Berdasarkan data yang dihimpun, tercatat sebanyak 56 anak mengajukan dispensasi menikah dini.
KOTA
PROBOLINGGO - Pusat Pembelajaran
Keluarga (PUSPAGA) terus berkomitmen
memberikan layanan pendampingan dan edukasi kepada masyarakat dalam penanganan
permohonan dispensasi nikah sepanjang tahun 2024. Berdasarkan data yang
dihimpun, tercatat sebanyak 56 anak mengajukan dispensasi menikah dini.Dari
total pengajuan tersebut, faktor kehamilan menjadi alasan terbanyak dengan 31
kasus, disusul kemauan sendiri sebanyak 24 kasus. Secara keseluruhan terdapat
55 pasangan calon pengantin (catin) yang mengajukan dispensasi nikah selama
tahun 2024.
Berdasarkan
jenis kelamin, pengajuan dispensasi nikah didominasi oleh anak perempuan
sebanyak 54 orang, sedangkan anak laki-laki sebanyak 2 orang. Sementara
berdasarkan usia, kasus terbanyak berada pada usia 18 tahun sebanyak 22 anak
dan usia 17 tahun sebanyak 19 anak. Selain itu, terdapat 9 anak usia 16 tahun,
2 anak usia 15 tahun, 2 anak usia 14 tahun, serta 2 anak usia 19 tahun.
Dilihat
dari sebaran wilayah, Kecamatan Wonoasih menjadi wilayah dengan jumlah
pengajuan tertinggi sebanyak 15 kasus, disusul Kecamatan Kedopok sebanyak 13
kasus dan Kecamatan Kademangan sebanyak 12 kasus.
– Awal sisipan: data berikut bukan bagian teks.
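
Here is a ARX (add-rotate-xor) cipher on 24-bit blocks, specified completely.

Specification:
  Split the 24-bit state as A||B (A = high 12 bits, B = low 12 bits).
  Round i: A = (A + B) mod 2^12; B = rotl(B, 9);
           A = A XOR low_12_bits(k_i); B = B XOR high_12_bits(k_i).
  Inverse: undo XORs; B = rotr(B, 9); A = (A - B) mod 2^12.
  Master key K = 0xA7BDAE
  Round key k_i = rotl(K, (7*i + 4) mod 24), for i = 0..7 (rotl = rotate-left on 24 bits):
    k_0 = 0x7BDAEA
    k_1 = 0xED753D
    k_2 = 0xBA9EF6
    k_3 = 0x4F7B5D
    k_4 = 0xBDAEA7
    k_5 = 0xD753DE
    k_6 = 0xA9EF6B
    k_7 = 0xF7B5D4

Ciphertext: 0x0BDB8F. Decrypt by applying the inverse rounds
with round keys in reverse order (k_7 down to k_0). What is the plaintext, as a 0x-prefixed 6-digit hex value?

s_0 = ciphertext = 0x0BDB8F
s_1 = InvRound(s_0, k_7) = 0xDC77A2
s_2 = InvRound(s_1, k_6) = 0x8C69E6
s_3 = InvRound(s_2, k_5) = 0x67E49A
s_4 = InvRound(s_3, k_4) = 0xED2A07
s_5 = InvRound(s_4, k_3) = 0xE08787
s_6 = InvRound(s_5, k_2) = 0xF88176
s_7 = InvRound(s_6, k_1) = 0xDA6D0F
s_8 = InvRound(s_7, k_0) = 0x1B7595

0x1B7595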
Sementara Kecamatan Mayangan
tercatat 9 kasus, Kanigaran 4 kasus, dan wilayah lainnya sebanyak 3 kasus.
Melalui
layanan PUSPAGA, masyarakat mendapatkan pendampingan psikologis, konsultasi
keluarga, edukasi pengasuhan, hingga penguatan kesiapan mental dan sosial bagi
anak maupun orang tua. Upaya ini dilakukan sebagai bagian dari perlindungan
anak serta pencegahan dampak negatif pernikahan usia dini terhadap pendidikan,
kesehatan, dan masa depan anak.
Dinas
Sosial PPPA mengajak seluruh elemen masyarakat untuk bersama meningkatkan
perhatian terhadap tumbuh kembang anak, memperkuat komunikasi keluarga, dan
memberikan edukasi kepada remaja agar mampu merencanakan masa depan secara
lebih matang.
“Anak
adalah generasi penerus yang perlu dijaga hak, pendidikan, dan masa depannya,”
menjadi semangat dalam penguatan layanan PUSPAGA sepanjang tahun 2024.